HM on Location: Insiders look ahead at ALIS

LOS ANGELES—The hotel industry took another step toward “normal” this week as the 2022 Americas Lodging Investment Summit opened at the JW Marriott/Ritz-Carlton Los Angeles L.A. Live—albeit a “new normal” with continued mask wearing, proof of vaccination and/or a negative COVID test.

Registrants for ALIS and sister event ALIS Law totaled 1,900.

The opening general session kicked off with “The Numbers—What to Expect in 2022 and Beyond,” which featured Carter Wilson, SVP, consulting and analytics at STR; Cindy Estis Green, CEO and co-founder of Kalibri Labs; and Michael Grove, COO of HotStats.

“Despite a little bit of a slow start, despite some short-term concerns about omicron and some longer-term concerns about inflation and labor supply, we believe 2022 is going to be a pretty strong recovery,” Wilson said. “In fact, our forecast right here isn't markedly different than what we put out in November. We're still seeing nominal [average daily rate] being totally recovered by the end of this year, and the [revenue per available room] being recovered to its 2019 levels next year.”
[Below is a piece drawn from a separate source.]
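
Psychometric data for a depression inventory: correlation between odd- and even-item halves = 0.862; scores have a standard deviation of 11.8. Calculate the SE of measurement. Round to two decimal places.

3.21

r_full = 2·0.862 / (1 + 0.862) ≃ 0.926
SEM = 11.800 × √(1 − 0.926) = 11.800 × √0.074 ≃ 11.800 × 0.272 ≃ 3.212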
According to Green, rural, interstate, small city and town properties are relatively close to 2019 RevPAR levels, but that’s not the story for everyone.

“When we look at the averages, what drags everything down tends to be the top 50 markets followed by markets 51 to 100,” she said. “And for those last year, we only were two-thirds of 2019 levels and for ’22 we're anticipating really to get between 70 and 80 percent and that will bring you down the overall average.”

Grove touched on expenses, which have been affected by large increases due to the supply and demand issue in the labor market. “It's not just competing between hoteliers, but actually competing against across industries for the right talent. And so actually, we've seen such a repositioning of the back-of-house areas, the areas of sales and marketing, property maintenance, hotels are having to reposition themselves in a much different way.”

Grove said that zero based budgeting will be here to stay for a while and that certain costs will be offset by other parts of the business. “I think, as we have uncertainty in the market, that will continue. We will also, of course, see costs that we've had in the last few years, the increase in digital space, etc., being offset by the the other parts of the business. 

“We need to be able to position things differently and I think the collaboration between operators and owners, the ability to centralize and cluster, has also evolved a lot over the last few years,” he added. “This are reflected in these numbers.”

Lifetime Achievement Award

Also on the first day, John Belden, executive chairman of Davidson Hotel Group, presented the ALIS Lifetime Achievement Award to Michael Shannon, chairman of KSL Capital Partners. Belden called Shannon “one of the most impactful hospitality leaders of our generation” and said he set the bar high for future recipients of the award.

Shannon started his career as a banker in media and entertainment, and through “good fortune” became president and CEO of Vail Associates at age 27, overseeing the company’s ski resorts in Colorado. He went on to co-found KSL Recreation Corp. and KSL Capital Partners.

From left: John Belden, Michael Shannon, Jeff Higley
From left: John Belden, Michael Shannon and Jeff Higley (Northstar Travel Group)

Shannon attributes his success both to curiosity and his inexperience at the start of his career.

“I like to say that a stranger is a friend you haven't met yet,” Shannon said, noting that he was "young enough and inexperienced enough" to ask people for help, and his mentors helped him find the answers he needed to grow. “[I] just kind of took the best from each of these different mentors and tried to roll it into something that really gave the customer some excitement and joy.”

He said he was lucky to get a job at 27 that he wasn’t qualified to do and was in a beautiful setting, and he’s tried to make the most of it.

“Most of us in life, if we’re lucky enough to combine our avocation—what we love to do—with what we do [as a job], that’s sort of Nirvana,” he said. “Combining avocation with vocation and then to do it in a small town like Vail, Colo., where you can grow with your family and now my grandchildren and not fight the rat race I used to fight in downtown Chicago and other places. I’m just incredibly grateful.”